Measuring gauge and measuring caliber are two different methods used to describe the size of firearms and ammunition. Here's an explanation of each:
Gauge: Gauge is a measurement used specifically for shotguns. It represents the number of lead balls with the same diameter as the gun's bore that would equal one pound in weight. The gauge number is inversely related to the size of the shotgun bore. For example, a 12-gauge shotgun has a larger bore diameter than a 20-gauge shotgun. The larger the gauge number, the smaller the diameter of the barrel.
Caliber: Caliber is a measurement used to describe the internal diameter of a firearm barrel or the diameter of a bullet or cartridge. It is most commonly used for handguns, rifles, and some types of ammunition. Caliber is typically expressed in decimal inches or millimeters. For example, .45 ACP (Automatic Colt Pistol) refers to a bullet diameter of .45 inches, while 9mm Luger represents a bullet diameter of 9mm.
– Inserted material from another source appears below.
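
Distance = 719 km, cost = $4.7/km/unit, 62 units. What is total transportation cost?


TC = dist * cost * units = 719 * 4.7 * 62 = $209516.60

$209516.60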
The key difference between gauge and caliber is the type of firearms they are used to describe. Gauge is specific to shotguns, while caliber is used for handguns, rifles, and some types of ammunition.
It's important to note that gauge and caliber are not directly interchangeable. They represent different measurement systems for different types of firearms. So, a 12-gauge shotgun does not have a caliber equivalent, and a .45 caliber handgun does not have a gauge equivalent.
When selecting firearms or ammunition, it's essential to use the appropriate gauge or caliber designation based on the type of firearm being considered. Always refer to the manufacturer's specifications and recommendations for the correct gauge or caliber for a particular firearm.